Philana seemed taken aback by this. “You think I’m pretty?”
“Uh-huh. Unnaturally pretty. So of course I figured you’re a witch.”
“Of course,” Calvin muttered next to me. I gave him a shove.
It was obvious that Philana didn’t know whether to be pleased or annoyed by this. “But why would you look through my window?”
Rodrick shrugged. “I was looking for your third nipple. Everybody knows witches have a third nipple!” he added loudly when Brice uttered a guffaw. “And I just wanted to find hers!”
“What’s a third nipple?” asked Dalton.
“A third nipple or some other sign of the devil,” Rodrick explained. “A special birthmark. I didn’t get a good look, though,” he lamented. “Just when I got my camera out she saw me and freaked out.”
“Oh, you brought a camera, too, huh?” asked Philana, her cheeks flushing. “You were going to film me?”
“Duh,” said Rodrick. “I need proof if I’m going to convince my friends I’m living next door to a witch.”
The
re was a hint of amusement in Philana’s eyes. “For your information, Rodrick, I don’t have a third nipple. And I’m not a witch. But thank you for the compliment. I guess.”
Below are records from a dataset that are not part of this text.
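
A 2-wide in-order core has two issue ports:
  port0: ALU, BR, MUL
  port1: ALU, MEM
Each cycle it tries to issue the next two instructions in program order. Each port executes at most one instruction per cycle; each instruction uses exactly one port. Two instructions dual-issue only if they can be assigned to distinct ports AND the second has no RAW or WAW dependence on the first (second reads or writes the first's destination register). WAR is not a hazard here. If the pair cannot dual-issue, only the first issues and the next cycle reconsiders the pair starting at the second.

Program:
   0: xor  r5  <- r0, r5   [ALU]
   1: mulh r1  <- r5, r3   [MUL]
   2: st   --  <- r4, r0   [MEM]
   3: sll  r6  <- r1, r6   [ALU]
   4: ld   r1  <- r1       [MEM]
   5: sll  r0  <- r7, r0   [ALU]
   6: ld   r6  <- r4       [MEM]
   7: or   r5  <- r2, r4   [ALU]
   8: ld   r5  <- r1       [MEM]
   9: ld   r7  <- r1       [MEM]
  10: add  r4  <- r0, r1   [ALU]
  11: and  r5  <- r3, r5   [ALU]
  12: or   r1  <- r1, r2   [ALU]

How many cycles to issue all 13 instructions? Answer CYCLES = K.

c0: i0 xor  RAW r5
c1: i1/i2 mulh+st  pair
c2: i3/i4 sll+ld  pair
c3: i5/i6 sll+ld  pair
c4: i7 or  WAW r5
c5: i8 ld  no-port MEM/MEM
c6: i9/i10 ld+add  pair
c7: i11/i12 and+or  pair

CYCLES = 8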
“Don’t encourage him, Philana,” Grandma said. “He’ll just do it again.”
“Oh, well,” she said with a wave of her hand. “Boys will be boys.”
“You will apologize to Mrs. Gauntlet at once,” Grandma insisted. “And promise her you’ll never do it again!”
“I’m sorry, Mrs. Gauntlet,” said Rodrick grudgingly. “And I won’t do it again,” he added when Grandma fixed him with a kindling eye. He was crossing his fingers behind his back, though, which elicited another guffaw from Brice, who seemed to think the whole thing was just hilarious.
“Well, I certainly hope so,” said Philana, her lips pursed but her eyes smiling. “I can’t have little boys spying on me while I’m in the shower now can I?”
There was a soft moaning sound next to me, and when I glanced over, I saw that Brice was practically salivating at the thought of spying on Philana Gauntlet while she was in the shower.
“Buried three feet deep in concrete,” Calvin whispered in his ear.
“Oh, shut up already,” Brice hissed.
Lucien had wandered off. He wasn’t all that interested in blond bombshell neighbors who may or may not have been Sports Illustrated cover models. Brice followed in his wake, and I could hear him asking, “What’s with this third nipple business?”